Tuesday, April 27, 2010

La comtesse, de Julie Delpy

Elizabeth Barthory a été élevée pour résister et grandir noblement et richement, insensible à la mort et aux épreuves de la vie, imperméable aux sentiments; mariée très jeune, à un homme toujours en guerre pour son pays, elle devient également veuve rapidement, après avoir donné trois enfants à son mari. A la tête d'une grande richesse, Elizabeth ne laisse pas son statut de femme l'abaisser aux yeux du roi. Ayant toujours géré la fortune et les terres de son mari, elle compte bien continuer ainsi, à envoyer ses soldats combattre inlassablement pour le roi, et ne pas se laisser marcher sur les pieds par ce dernier, qui conserve des dettes envers elle. Elizabeth, veuve, devient un bon parti; Gyorgy Thurzo souhaiterait la faire sienne; mais Elizabeth offre son coeur, pour la première fois de sa vie, au fils de Gyorgy, Daniel; jeune, élevé loin de la cour, il l'attire par sa pureté, et son innocence. Gyorgy, cependant, refuse cette union; il éloigne son fils d'Elizabeth qui se sent alors trahie, et se laisse envahir par les sentiments. Elle se voit alors vieille et défraichie, répugnante face au lisse Daniel. Après un malheureux incident, elle se met en tête que le sang de jeunes filles vierges redonne jeunesse à sa peau. Ses seules faiblesses, l'amour qu'elle porte à Daniel et sa fascination pour la sorcellerie dont on accuse son amante et amie Anna Darvulia, la poussent à rechercher dans le sang une vitalité et une beauté perdues, pour reconquérir un jeune homme dont elle ne sait pas que le silence est forcé par son père qui détourne ses missives. Commence alors un massacre dont les jeunes filles de son entourage, puis de tout le voisinage, sont les malheureuses victimes.
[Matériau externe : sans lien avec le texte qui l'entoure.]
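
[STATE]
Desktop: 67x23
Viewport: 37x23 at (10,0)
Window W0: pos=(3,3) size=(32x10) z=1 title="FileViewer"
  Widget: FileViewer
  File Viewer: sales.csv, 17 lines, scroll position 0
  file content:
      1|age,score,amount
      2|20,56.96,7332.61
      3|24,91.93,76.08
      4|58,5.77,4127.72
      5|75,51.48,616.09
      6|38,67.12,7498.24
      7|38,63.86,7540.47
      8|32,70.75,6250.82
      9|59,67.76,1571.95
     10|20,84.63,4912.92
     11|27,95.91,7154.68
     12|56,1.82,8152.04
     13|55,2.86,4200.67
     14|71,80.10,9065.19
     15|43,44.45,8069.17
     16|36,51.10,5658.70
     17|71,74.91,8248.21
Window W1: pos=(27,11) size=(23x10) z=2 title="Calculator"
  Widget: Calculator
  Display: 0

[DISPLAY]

                                     
                                     
                                     
━━━━━━━━━━━━━━━━━━━━━━━━┓            
iewer                   ┃            
────────────────────────┨            
ore,amount             ▲┃            
96,7332.61             █┃            
93,76.08               ░┃            
7,4127.72              ░┃            
48,616.09              ░┃            
12,7498.24       ┏━━━━━━━━━━━━━━━━━━━
━━━━━━━━━━━━━━━━━┃ Calculator        
                 ┠───────────────────
                 ┃                   
                 ┃┌───┬───┬───┬───┐  
                 ┃│ 7 │ 8 │ 9 │ ÷ │  
                 ┃├───┼───┼───┼───┤  
                 ┃│ 4 │ 5 │ 6 │ × │  
                 ┃└───┴───┴───┴───┘  
                 ┗━━━━━━━━━━━━━━━━━━━
                                     
                                     


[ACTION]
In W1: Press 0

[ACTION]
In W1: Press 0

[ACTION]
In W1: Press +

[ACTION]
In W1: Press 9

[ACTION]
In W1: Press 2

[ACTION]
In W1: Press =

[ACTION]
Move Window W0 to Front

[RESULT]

                                     
                                     
                                     
━━━━━━━━━━━━━━━━━━━━━━━━┓            
iewer                   ┃            
────────────────────────┨            
ore,amount             ▲┃            
96,7332.61             █┃            
93,76.08               ░┃            
7,4127.72              ░┃            
48,616.09              ░┃            
12,7498.24             ▼┃━━━━━━━━━━━━
━━━━━━━━━━━━━━━━━━━━━━━━┛ator        
                 ┠───────────────────
                 ┃                   
                 ┃┌───┬───┬───┬───┐  
                 ┃│ 7 │ 8 │ 9 │ ÷ │  
                 ┃├───┼───┼───┼───┤  
                 ┃│ 4 │ 5 │ 6 │ × │  
                 ┃└───┴───┴───┴───┘  
                 ┗━━━━━━━━━━━━━━━━━━━
                                     
                                     


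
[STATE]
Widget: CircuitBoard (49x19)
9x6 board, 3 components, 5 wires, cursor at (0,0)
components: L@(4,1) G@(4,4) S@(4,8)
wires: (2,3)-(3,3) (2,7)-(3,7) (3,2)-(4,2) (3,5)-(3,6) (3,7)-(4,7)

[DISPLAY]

   0 1 2 3 4 5 6 7 8                             
0  [.]                                           
                                                 
1                                                
                                                 
2               ·               ·                
                │               │                
3           ·   ·       · ─ ·   ·                
            │                   │                
4       L   ·       G           ·   S            
                                                 
5                                                
Cursor: (0,0)                                    
                                                 
                                                 
                                                 
                                                 
                                                 
                                                 


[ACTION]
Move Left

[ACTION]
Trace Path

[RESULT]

   0 1 2 3 4 5 6 7 8                             
0  [.]                                           
                                                 
1                                                
                                                 
2               ·               ·                
                │               │                
3           ·   ·       · ─ ·   ·                
            │                   │                
4       L   ·       G           ·   S            
                                                 
5                                                
Cursor: (0,0)  Trace: No connections             
                                                 
                                                 
                                                 
                                                 
                                                 
                                                 


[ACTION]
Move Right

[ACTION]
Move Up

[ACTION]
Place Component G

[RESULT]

   0 1 2 3 4 5 6 7 8                             
0      [G]                                       
                                                 
1                                                
                                                 
2               ·               ·                
                │               │                
3           ·   ·       · ─ ·   ·                
            │                   │                
4       L   ·       G           ·   S            
                                                 
5                                                
Cursor: (0,1)  Trace: No connections             
                                                 
                                                 
                                                 
                                                 
                                                 
                                                 


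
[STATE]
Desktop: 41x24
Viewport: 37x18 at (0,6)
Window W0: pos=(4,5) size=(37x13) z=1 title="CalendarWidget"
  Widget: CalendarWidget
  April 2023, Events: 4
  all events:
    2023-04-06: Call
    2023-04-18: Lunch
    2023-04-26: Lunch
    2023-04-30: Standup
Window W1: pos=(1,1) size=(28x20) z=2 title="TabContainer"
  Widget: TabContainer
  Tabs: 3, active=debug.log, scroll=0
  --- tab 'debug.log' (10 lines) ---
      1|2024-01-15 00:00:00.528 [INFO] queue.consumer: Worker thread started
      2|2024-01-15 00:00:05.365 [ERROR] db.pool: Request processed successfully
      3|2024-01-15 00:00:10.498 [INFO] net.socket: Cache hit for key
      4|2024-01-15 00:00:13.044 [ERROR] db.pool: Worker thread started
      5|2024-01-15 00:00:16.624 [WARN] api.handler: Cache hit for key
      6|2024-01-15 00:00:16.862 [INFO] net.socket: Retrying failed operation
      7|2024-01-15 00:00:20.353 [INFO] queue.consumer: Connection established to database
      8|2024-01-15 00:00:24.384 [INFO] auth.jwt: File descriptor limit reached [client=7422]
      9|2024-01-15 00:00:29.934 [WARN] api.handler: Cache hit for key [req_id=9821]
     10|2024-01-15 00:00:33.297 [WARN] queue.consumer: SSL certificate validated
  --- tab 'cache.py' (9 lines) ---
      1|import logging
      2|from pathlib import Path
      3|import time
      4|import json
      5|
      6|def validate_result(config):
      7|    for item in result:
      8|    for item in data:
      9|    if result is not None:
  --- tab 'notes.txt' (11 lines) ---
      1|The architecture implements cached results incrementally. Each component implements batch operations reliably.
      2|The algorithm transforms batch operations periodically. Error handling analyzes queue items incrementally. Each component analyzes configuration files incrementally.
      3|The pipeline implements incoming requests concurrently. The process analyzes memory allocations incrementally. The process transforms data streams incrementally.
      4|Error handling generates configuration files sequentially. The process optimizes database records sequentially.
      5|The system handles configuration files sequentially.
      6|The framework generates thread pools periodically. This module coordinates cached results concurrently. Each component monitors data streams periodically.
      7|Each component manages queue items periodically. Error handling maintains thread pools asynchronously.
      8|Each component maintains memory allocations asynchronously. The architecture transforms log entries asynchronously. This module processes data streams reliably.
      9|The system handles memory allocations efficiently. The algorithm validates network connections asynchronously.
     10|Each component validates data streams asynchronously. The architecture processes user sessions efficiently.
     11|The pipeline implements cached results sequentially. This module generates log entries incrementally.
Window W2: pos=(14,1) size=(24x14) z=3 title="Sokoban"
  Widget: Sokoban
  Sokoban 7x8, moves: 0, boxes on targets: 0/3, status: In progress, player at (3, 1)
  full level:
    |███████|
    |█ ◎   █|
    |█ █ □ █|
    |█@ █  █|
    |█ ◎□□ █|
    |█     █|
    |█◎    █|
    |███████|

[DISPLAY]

 ┃2024-01-15 0┃█ █ □ █               
 ┃2024-01-15 0┃█@ █  █               
 ┃2024-01-15 0┃█ ◎□□ █               
 ┃2024-01-15 0┃█     █               
 ┃2024-01-15 0┃█◎    █               
 ┃2024-01-15 0┃███████               
 ┃2024-01-15 0┃Moves: 0  0/3         
 ┃2024-01-15 0┃                      
 ┃2024-01-15 0┗━━━━━━━━━━━━━━━━━━━━━━
 ┃2024-01-15 00:00:33.297 [W┃        
 ┃                          ┃        
 ┃                          ┃━━━━━━━━
 ┃                          ┃        
 ┃                          ┃        
 ┗━━━━━━━━━━━━━━━━━━━━━━━━━━┛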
Julie Delpy incarne cette comtesse, dont l'histoire est réelle. Associée au comte Dracula, Elizabeth Barthory vit dans le même château reculé, dans un pays sauvage et toujours embrumé. Les assassinats dont elle est la commanditaire se comptèrent par centaines, et elle finit emmurée dans son propre château, condamnée par le roi, qui stoppa ainsi un massacre sans nom et le remboursement de ses dettes. Etrange et fascinante, la comtesse Elizabeth Barthory de Julie Delpy séduit autant qu'elle répugne. Comme le sadisme auquel elle s'adonne auprès d'un amant masochiste, pour trouver réconfort après la perte de Daniel, ses idées et manières repoussent tout en gardant ce parfum d'interdit et de magique qui attire.
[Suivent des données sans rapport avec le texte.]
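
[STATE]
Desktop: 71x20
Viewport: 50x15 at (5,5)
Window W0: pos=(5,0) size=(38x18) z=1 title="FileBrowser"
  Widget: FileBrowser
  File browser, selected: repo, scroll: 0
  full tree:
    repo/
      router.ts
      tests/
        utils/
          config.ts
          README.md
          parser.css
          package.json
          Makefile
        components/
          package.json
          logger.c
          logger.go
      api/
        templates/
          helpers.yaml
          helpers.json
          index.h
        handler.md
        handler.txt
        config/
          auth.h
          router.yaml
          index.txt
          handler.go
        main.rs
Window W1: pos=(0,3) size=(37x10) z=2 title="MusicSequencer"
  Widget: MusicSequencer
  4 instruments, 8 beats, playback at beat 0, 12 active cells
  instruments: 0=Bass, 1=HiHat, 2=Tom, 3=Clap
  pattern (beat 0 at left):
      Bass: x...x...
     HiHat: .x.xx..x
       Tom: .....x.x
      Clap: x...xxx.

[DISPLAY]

───────────────────────────────┨     ┃            
  ▼1234567                     ┃     ┃            
ss█···█···                     ┃     ┃            
at·█·██··█                     ┃     ┃            
om·····█·█                     ┃     ┃            
ap█···███·                     ┃     ┃            
                               ┃     ┃            
━━━━━━━━━━━━━━━━━━━━━━━━━━━━━━━┛     ┃            
┃                                    ┃            
┃                                    ┃            
┃                                    ┃            
┃                                    ┃            
┗━━━━━━━━━━━━━━━━━━━━━━━━━━━━━━━━━━━━┛            
                                                  
                                                  


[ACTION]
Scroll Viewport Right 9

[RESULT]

──────────────────────┨     ┃                     
7                     ┃     ┃                     
·                     ┃     ┃                     
█                     ┃     ┃                     
█                     ┃     ┃                     
·                     ┃     ┃                     
                      ┃     ┃                     
━━━━━━━━━━━━━━━━━━━━━━┛     ┃                     
                            ┃                     
                            ┃                     
                            ┃                     
                            ┃                     
━━━━━━━━━━━━━━━━━━━━━━━━━━━━┛                     
                                                  
                                                  


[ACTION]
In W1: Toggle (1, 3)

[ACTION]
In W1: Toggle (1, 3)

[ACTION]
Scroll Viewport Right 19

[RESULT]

───────────────┨     ┃                            
               ┃     ┃                            
               ┃     ┃                            
               ┃     ┃                            
               ┃     ┃                            
               ┃     ┃                            
               ┃     ┃                            
━━━━━━━━━━━━━━━┛     ┃                            
                     ┃                            
                     ┃                            
                     ┃                            
                     ┃                            
━━━━━━━━━━━━━━━━━━━━━┛                            
                                                  
                                                  


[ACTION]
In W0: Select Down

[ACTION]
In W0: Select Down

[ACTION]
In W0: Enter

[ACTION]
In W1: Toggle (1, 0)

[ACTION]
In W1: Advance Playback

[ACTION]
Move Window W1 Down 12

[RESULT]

                     ┃                            
/                    ┃                            
nents/               ┃                            
                     ┃                            
                     ┃                            
━━━━━━━━━━━━━━━┓     ┃                            
               ┃     ┃                            
───────────────┨     ┃                            
               ┃     ┃                            
               ┃     ┃                            
               ┃     ┃                            
               ┃     ┃                            
               ┃━━━━━┛                            
               ┃                                  
━━━━━━━━━━━━━━━┛                                  


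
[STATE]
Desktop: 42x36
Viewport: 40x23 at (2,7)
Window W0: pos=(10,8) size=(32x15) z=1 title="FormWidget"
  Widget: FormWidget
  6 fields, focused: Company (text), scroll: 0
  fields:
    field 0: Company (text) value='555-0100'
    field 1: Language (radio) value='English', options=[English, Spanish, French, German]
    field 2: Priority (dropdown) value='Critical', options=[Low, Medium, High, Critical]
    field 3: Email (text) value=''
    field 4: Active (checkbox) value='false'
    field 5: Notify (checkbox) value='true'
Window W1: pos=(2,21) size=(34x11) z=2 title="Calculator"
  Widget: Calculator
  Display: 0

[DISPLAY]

                                        
        ┏━━━━━━━━━━━━━━━━━━━━━━━━━━━━━━┓
        ┃ FormWidget                   ┃
        ┠──────────────────────────────┨
        ┃> Company:    [555-0100      ]┃
        ┃  Language:   (●) English  ( )┃
        ┃  Priority:   [Critical     ▼]┃
        ┃  Email:      [              ]┃
        ┃  Active:     [ ]             ┃
        ┃  Notify:     [x]             ┃
        ┃                              ┃
        ┃                              ┃
        ┃                              ┃
        ┃                              ┃
┏━━━━━━━━━━━━━━━━━━━━━━━━━━━━━━━━┓     ┃
┃ Calculator                     ┃━━━━━┛
┠────────────────────────────────┨      
┃                               0┃      
┃┌───┬───┬───┬───┐               ┃      
┃│ 7 │ 8 │ 9 │ ÷ │               ┃      
┃├───┼───┼───┼───┤               ┃      
┃│ 4 │ 5 │ 6 │ × │               ┃      
┃├───┼───┼───┼───┤               ┃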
La réalisatrice commence par de brèves scènes, trop brèves d'ailleurs, et concises, explicitant un peu trop l'enfance de la jeune Elizabeth, à laquelle on apprend à regarder la mort en face, qu'on éduque à avoir l'esprit suffisant pour régner sur un domaine. Cet avant-propos se présente sous la forme d'une succession de saynètes, dont les dialogues sont directs et instruisent sur la personnalité de la future comtesse. On oublie quelque peu, après le générique, cette mise en scène trop succincte, au profit d'une histoire plus fluide mais toujours aussi froide. Les décors et l'époque contribuent à ce climat gelé; les châteaux sont faits de larges pierres, les robes sont à col montant, les cheveux sont tirés, les sentiments absents. On comprend alors facilement la chaleur qui envahit Elizabeth alors qu'elle se sent séduite par un jeune homme dont les poses enfantines et la peau grasse, lui montrent un univers inconnu, à elle, qui a toujours été prête à faire face à toutes les situations.


Ces éléments parfaitement mis en place, la suite est aussi logique et compréhensible. Ouverte aux sciences, Elizabeth se montre curieuse envers ce que l'époque nomme sorcellerie; d'autant plus que la jolie sorcière qui est son amie comble également ses besoins sexuels, alors que son mari est toujours absent. Les sentiments, toujours refoulés, qu'elle découvre auprès de Daniel, associés à cette ouverture d'esprit envers les forces de la nature et de l'humain, font d'Elizabeth la candidate idéale pour devenir une comtesse Dracula. Sans mise en scène dramatique, ni cris à outrance, Julie Delpy se sert du climat froid, et de ce personnage puissant, installés depuis le début du film, pour montrer la folie, la mort et le sang dont se repaît amèrement Elizabeth. Julie Delpy reste dans le classicisme pour créer une atmosphère parfaitement morbide et terrifiante, et brosser un portrait sans chichi d'une comtesse tristement célèbre.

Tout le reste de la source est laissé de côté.